What Is Cost of Attendance?
Tuition is usually the number people picture first, but it’s rarely the whole story of what a school actually estimates a year will cost.
The short answer
Cost of attendance is a school’s estimate of the total amount it costs to attend for a given period, typically a year, including not just tuition and fees but also housing, food, books, transportation, and other routine expenses. Schools use this broader figure, rather than tuition alone, as the baseline for financial aid calculations. It represents an estimated total, not a fixed or exact bill.
Why it’s broader than tuition
Because attending school involves more than just paying for classes, cost of attendance is built to reflect a fuller picture of what a student is likely to spend. This is part of why the figure matters so much for aid purposes: subtracting a family’s Student Aid Index from a narrow, tuition-only number would understate what a student actually needs to cover, especially for those living away from home.

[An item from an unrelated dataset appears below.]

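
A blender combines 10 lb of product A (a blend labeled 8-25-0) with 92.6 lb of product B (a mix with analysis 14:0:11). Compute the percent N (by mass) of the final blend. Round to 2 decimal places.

13.42% N

Total mass = 10 + 92.6 = 102.6 lb.
N mass = 8%×10 + 14%×92.6 = 13.764 lb.
% N = 13.764 / 102.6 = 13.4152%.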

What it typically includes
- Tuition and mandatory fees. The direct cost of instruction and any fees the school requires of all students.
- Housing and food. An estimate for room and board, whether the student lives on campus, off campus, or at home, since even living at home usually carries some estimated cost.
- Books and supplies. An allowance for course materials, which can vary considerably by field of study.
- Transportation. An estimate for travel to and from school, including commuting costs for students who don’t live on campus.
- Personal and miscellaneous expenses. A general allowance for everyday costs not captured elsewhere.
A more detailed breakdown of these categories is covered in what’s typically included in a cost of attendance figure.
Why it varies so much between schools
Cost of attendance differs not just because of tuition differences, but because the estimated living costs built into the figure vary by region and by school policy. A school in an area with a high cost of living will typically build a larger housing and food allowance into its figure than a school in a lower-cost area, even if tuition is similar between the two.
How it connects to aid offers
Cost of attendance functions as the ceiling schools work from when calculating need and building an award letter: aid, in theory, is meant to help close the gap between this total figure and what a family’s calculated contribution suggests they can pay. Because it’s an estimate rather than a receipt, actual spending can come in above or below the published figure depending on individual choices, like housing arrangements or personal spending habits.
The bigger picture
Cost of attendance is meant to capture the realistic full cost of a year of school, not just the bill that arrives from the registrar. Understanding what’s folded into that estimate — and that it’s an estimate, not a guarantee of exact spending — makes it easier to interpret both the number itself and the aid calculated against it.